Mille respects à tous les neuillistes [xi]. »

 

 

Autre saluts/respects de/à Neuilly au XXIème siècle : http://www.dailymotion.com/video/x4lkio_les-inconnus-aute...

 

iNouvelle version de Villati, après celle de Quinault.

 

iii Pièce représentée en privé à Paris en février 1750.

 

iv Résolution de s'installer en Prusse, dont il a déjà parlé à mots couverts.

 

v Comme Denys le tyran y envoyait Philoxène.

 

viiLe 8 août Frédéric a écrit à son représentant à Paris le baron Le Chambrier pour lui demander de faire le nécessaire.

 

viii Le 7 août, V* présente ainsi la chose au marquis (de Puisieulx ou d'Argental ?) et le 25 au comte de Saint-Florentin en lui demandant de garder son titre de gentilhomme ordinaire de la chambre.
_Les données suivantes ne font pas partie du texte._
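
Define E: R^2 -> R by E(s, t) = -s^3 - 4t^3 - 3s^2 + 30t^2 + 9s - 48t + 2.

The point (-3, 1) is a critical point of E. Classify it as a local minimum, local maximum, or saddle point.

local minimum

The mixed partial ∂²E/∂s∂t is 0, so the Hessian at any point is diag(E_ss, E_tt) = diag(-6(s + 1), 12(-2t + 5)).
At (-3, 1): H = diag(12, 36).
Both eigenvalues are positive, so H is positive definite: a local minimum.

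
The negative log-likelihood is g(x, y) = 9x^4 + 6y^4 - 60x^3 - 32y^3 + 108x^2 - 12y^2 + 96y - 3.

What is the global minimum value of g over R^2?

g(x,y) separates as P(x) + Q(y) − 3, so its minimum is min P + min Q − 3.
P'(x) = 36x(x - 3)(x - 2) vanishes at x ∈ {0, 2, 3}; Q'(y) = 24(y - 4)(y - 1)(y + 1) vanishes at y ∈ {-1, 1, 4}.
Local minima of P (where P''>0): P(0)=0, P(3)=81. Local minima of Q: Q(-1)=-70, Q(4)=-320.
So the global minimum of g is P(0) + Q(4) − 3 = 0 − 320 − 3 = -323, attained at (0, 4).

-323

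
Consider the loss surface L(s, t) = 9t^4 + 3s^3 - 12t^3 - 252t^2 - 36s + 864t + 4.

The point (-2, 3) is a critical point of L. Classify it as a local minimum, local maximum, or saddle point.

saddle point

The mixed partial ∂²L/∂s∂t is 0, so the Hessian at any point is diag(L_ss, L_tt) = diag(18s, 36(3t^2 - 2t - 14)).
At (-2, 3): H = diag(-36, 252).
The eigenvalues have opposite signs, so H is indefinite: a saddle point.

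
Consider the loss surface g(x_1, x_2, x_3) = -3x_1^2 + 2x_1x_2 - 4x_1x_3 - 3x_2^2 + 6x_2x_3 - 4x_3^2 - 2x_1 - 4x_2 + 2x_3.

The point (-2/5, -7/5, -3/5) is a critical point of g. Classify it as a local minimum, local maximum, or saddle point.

The Hessian is constant: H = [[-6, 2, -4], [2, -6, 6], [-4, 6, -8]].
Leading principal minors: Δ₁ = -6, Δ₂ = 32, Δ₃ = -40.
The minors alternate sign starting negative (−, +, −), so H is negative definite: a local maximum.

local maximum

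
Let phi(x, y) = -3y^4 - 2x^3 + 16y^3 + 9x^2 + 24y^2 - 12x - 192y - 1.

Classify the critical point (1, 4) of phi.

saddle point

The mixed partial ∂²phi/∂x∂y is 0, so the Hessian at any point is diag(phi_xx, phi_yy) = diag(6(-2x + 3), 12(-3y^2 + 8y + 4)).
At (1, 4): H = diag(6, -144).
The eigenvalues have opposite signs, so H is indefinite: a saddle point.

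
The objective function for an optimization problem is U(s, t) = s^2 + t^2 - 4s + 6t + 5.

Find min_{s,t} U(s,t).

-8

U(s,t) separates as P(s) + Q(t) + 5, so its minimum is min P + min Q + 5.
P'(s) = 2s - 4 vanishes at s ∈ {2}; Q'(t) = 2(t + 3) vanishes at t ∈ {-3}.
Local minima of P (where P''>0): P(2)=-4. Local minima of Q: Q(-3)=-9.
So the global minimum of U is P(2) + Q(-3) + 5 = -4 − 9 + 5 = -8, attained at (2, -3).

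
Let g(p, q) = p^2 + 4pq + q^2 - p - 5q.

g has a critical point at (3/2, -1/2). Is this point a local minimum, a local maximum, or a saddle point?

saddle point

The Hessian of g is constant: H = [[2, 4], [4, 2]].
det(H) = 2·2 − 4² = -12.
Since det(H) < 0, H is indefinite and the critical point is a saddle point.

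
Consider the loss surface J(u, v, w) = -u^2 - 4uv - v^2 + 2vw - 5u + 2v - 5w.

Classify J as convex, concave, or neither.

neither

J is quadratic, so its Hessian is the constant matrix H = [[-2, -4, 0], [-4, -2, 2], [0, 2, 0]].
Leading principal minors: -2, -12, 8.
Neither pattern holds ⇒ H is indefinite ⇒ neither convex nor concave.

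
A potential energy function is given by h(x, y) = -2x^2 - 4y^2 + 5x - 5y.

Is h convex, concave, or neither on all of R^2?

concave

h is quadratic, so its Hessian is the constant matrix H = [[-4, 0], [0, -8]].
det(H) = 32, tr(H) = -12.
det(H) > 0 and tr(H) < 0, so H is negative definite everywhere: concave.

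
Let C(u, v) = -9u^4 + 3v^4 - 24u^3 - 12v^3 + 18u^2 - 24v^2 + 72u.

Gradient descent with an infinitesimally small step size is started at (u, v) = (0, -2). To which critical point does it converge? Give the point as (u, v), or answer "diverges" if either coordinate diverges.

C is separable, so gradient descent decouples: u follows -∂C/∂u, v follows -∂C/∂v.
∂C/∂u = -36(u - 1)(u + 1)(u + 2); at u=0 this is 72, so u decreases.
∂C/∂v = 12v(v - 4)(v + 1); at v=-2 this is -144, so v increases.
u converges to its nearest critical value -1 (a local min of the u-part); v converges to -1. The iterate converges to (-1, -1).

(-1, -1)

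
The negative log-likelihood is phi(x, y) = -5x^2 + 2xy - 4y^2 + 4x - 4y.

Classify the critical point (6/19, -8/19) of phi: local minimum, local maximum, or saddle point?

The Hessian of phi is constant: H = [[-10, 2], [2, -8]].
det(H) = (-10)·(-8) − 2² = 76.
det(H) > 0 and tr(H) = -18 < 0, so H is negative definite and the point is a local maximum.

local maximum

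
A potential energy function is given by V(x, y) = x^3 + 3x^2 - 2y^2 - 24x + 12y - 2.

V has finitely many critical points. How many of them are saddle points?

1

V separates as a function of x plus a function of y, so ∇V=0 decouples.
∂V/∂x = 3(x - 2)(x + 4) = 0 at x ∈ {-4, 2}; ∂V/∂y = -4(y - 3) = 0 at y ∈ {3}.
The Hessian is diagonal: diag(V_xx, V_yy). Second derivatives: V_xx(-4)=-18, V_xx(2)=18; V_yy(3)=-4.
Saddle points occur where the two diagonal entries have opposite signs: (2, 3). Count: 1.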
Il gardera le titre mais perdra sa charge d'historiographe.

 

ix De Puisieulx écrira le 22 à Richard Talbot : « Le roi de Prusse a fait demander Voltaire au roi. Sa Majesté le lui a accordé. Elle a pensé que cette complaisance serait agréable à ce prince, et que, si d'un côté elle laissait aller un académicien que quelques-uns de ses ouvrages rendent célèbre, elle n'avait d'ailleurs rien à regretter dans ce sacrifice . Je doute fort qu'à la longue le roi de Prusse s'accommode du caractère de M. de Voltaire. »

 

x Après avoir rapporté l'information donnée par Richelieu (celle de Puisieulx), il lui demande le 31 : « Comment serai-je donc traité si je reviens ? »

 

xi D'Argental réside à Neuilly ; cf. lettre du 28 août.